Vocalink’s chief executive David Yates is in talks to raise seed funding from the big banks. A major investment bank is expected to be hired in the near future to co-ordinate the fundraising, according to sources.

The new service will be launched using a new consumer brand-name which has yet to be created and could be up-and-running by 2014.

It is unclear how much of the bill for the new system would be footed by the banks, but insiders say that the ownership structure of the new company would be “more entrepreneurial”, with shares potentially sold to SMEs, utilities, retailers and “other participants in the payment value chain”.

It would be more far-reaching than another initiative currently being devised by Vocalink on behalf of the Payments Council, the body which supervises payment services across the UK.

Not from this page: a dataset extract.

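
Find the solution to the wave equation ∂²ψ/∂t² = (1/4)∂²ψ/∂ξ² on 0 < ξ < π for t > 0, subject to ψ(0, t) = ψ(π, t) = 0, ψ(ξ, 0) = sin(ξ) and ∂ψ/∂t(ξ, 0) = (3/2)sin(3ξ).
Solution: Using separation of variables ψ = X(ξ)T(t):
Eigenfunctions: sin(nξ), n = 1, 2, 3, ...
General solution: ψ(ξ, t) = Σ [A_n cos(n t/2) + B_n sin(n t/2)] sin(nξ)
From ψ(ξ,0) = sin(ξ): A_1=1. From ψ_t(ξ,0) = (3/2)sin(3ξ), using ψ_t(ξ,0) = Σ ω_n B_n sin(nξ) with ω_n = n/2: B_3 = (3/2)/(3/2) = 1.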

The collaboration with the Payments Council would be a basic money-transfer service allowing customers of UK banks to transfer money between accounts. It would use a new national mobile database, on which every bank account would be linked to mobile phone numbers.

Barclays (LSE: BARC.L - news) is among the banks to have signalled its participation in the project, despite earlier misgivings among some of its executives that it was duplicating Pingit, the mobile money transfer service launched earlier this year.

Vocalink’s board includes a range of heavyweight businessmen, including Sir John Gieve, former deputy governor of the bank of England, and Richard Hooper, architect of the reform of Royal Mail.

The company says its systems are involved in processing every interbank payment in Britain, last year handling 9.6bn payments worth nearly £4.5 trillion.

Vocalink was unavailable for comment.